Он не ошибся. На столе посреди комнаты Одри отчаянно бился под навалившимся на него огромным телом. Конвойный одной рукой зажимал омеге рот, другой обшаривал его бёдра, пытаясь стащить одежду, и посмеивался: «Тише, тише, мой сладкий».
— Пусти его, гад! — закричал Жан Рене.
Конвоир поднял голову, мерзкая ухмылка расползлась по губам.
— Тебе тоже не терпится, крошка? Ну, иди ко мне! Будешь первым. — Он оставил Одри и не спеша пошёл на Рене.
«Нужно только успеть». Спрятав руку за спиной, омега ждал, не сводя взгляда с ухмыляющегося лица конвойного.
— Сам пришёл, мой цыплёнок, а я хотел тебя на десерт оста…
Вдруг раздался странный глухой стук. Конвойный с болезненным вскриком дёрнул головой и резко обернулся — позади него стоял смертельно бледный Одри с чугунной сковородкой в руке.

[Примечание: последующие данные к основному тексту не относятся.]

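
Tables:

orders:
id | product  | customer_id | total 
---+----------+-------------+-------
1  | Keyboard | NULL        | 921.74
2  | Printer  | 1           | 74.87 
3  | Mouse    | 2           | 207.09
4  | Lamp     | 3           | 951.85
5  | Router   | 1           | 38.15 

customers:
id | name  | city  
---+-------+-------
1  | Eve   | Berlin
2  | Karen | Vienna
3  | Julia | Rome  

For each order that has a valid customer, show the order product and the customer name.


INNER JOIN keeps only orders rows whose customer_id matches an id in customers. Walk through each order:
  - order 1 (Keyboard): customer_id=NULL, no match -> dropped
  - order 2 (Printer): customer_id=1 -> matches Eve
  - order 3 (Mouse): customer_id=2 -> matches Karen
  - order 4 (Lamp): customer_id=3 -> matches Julia
  - order 5 (Router): customer_id=1 -> matches Eve
So 1 of 5 rows is dropped.

SQL:
SELECT a.product, b.name AS customer
FROM orders a
INNER JOIN customers b ON a.customer_id = b.id

Result:
product | customer
--------+---------
Printer | Eve     
Mouse   | Karen   
Lamp    | Julia   
Router  | Eve     


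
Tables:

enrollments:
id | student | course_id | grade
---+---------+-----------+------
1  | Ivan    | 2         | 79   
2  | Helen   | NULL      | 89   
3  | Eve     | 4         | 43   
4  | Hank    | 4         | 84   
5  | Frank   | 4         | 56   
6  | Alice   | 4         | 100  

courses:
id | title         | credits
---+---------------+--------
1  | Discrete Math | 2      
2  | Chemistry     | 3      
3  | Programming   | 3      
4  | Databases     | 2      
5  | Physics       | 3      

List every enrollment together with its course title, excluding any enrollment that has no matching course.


INNER JOIN keeps only enrollments rows whose course_id matches an id in courses. Walk through each enrollment:
  - enrollment 1 (Ivan): course_id=2 -> matches Chemistry
  - enrollment 2 (Helen): course_id=NULL, no match -> dropped
  - enrollment 3 (Eve): course_id=4 -> matches Databases
  - enrollment 4 (Hank): course_id=4 -> matches Databases
  - enrollment 5 (Frank): course_id=4 -> matches Databases
  - enrollment 6 (Alice): course_id=4 -> matches Databases
So 1 of 6 rows is dropped.

SQL:
SELECT a.student, b.title AS course
FROM enrollments a
INNER JOIN courses b ON a.course_id = b.id

Result:
student | course   
--------+----------
Ivan    | Chemistry
Eve     | Databases
Hank    | Databases
Frank   | Databases
Alice   | Databases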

— Ах, ты… Убью, рыжая шлюха! — конвоир схватился за кобуру.
«Нужно только успеть». — Рене крепче сжал нож …
— Тебе очень больно?
Жан Рене с трудом разлепил запёкшиеся от крови губы.
— Пустяки, Одри. — Он придвинулся ближе к непрерывно вздрагивающему омеге. — Ты весь дрожишь. Давай, я согрею тебя.
— Я… это не от холода. Мне страшно, Жан Рене, очень страшно, — в кромешной темноте карцера тонкие холодные руки на ощупь нашли шею Рене, быстро обвились вокруг, потом послышался торопливый шёпот. — Я так боюсь. Я не хочу умирать… не хочу, чтобы умер мой малыш… чтобы умер ты… я хочу домой! Слышишь? Я очень хочу домой.
Прижав к себе затрепетавшее в неудержимых рыданиях тело омеги, Жан Рене сам чуть не заплакал от бессилия. Что он мог ответить другу? После того, как сбежавшаяся на шум охрана увидела распростёртого на полу конвоира с воткнутым в шею кухонным ножом, им не дали и слова сказать в защиту. Ему вообще не дали ничего сказать. Его просто били. Избивали. Долго, жестоко и методично. Потом обнаружили Одри, вытащили из угла, в который он успел его затолкать, и тоже начали бить. Несколько тяжёлых ударов пришлись прямо по животу омеги. Рене видел это собственными глазами, и теперь не был уверен, что малыш сумеет выжить. «Бедняжка Одри. Сейчас тебе намного больнее, чем мне», — он подавил горький вздох.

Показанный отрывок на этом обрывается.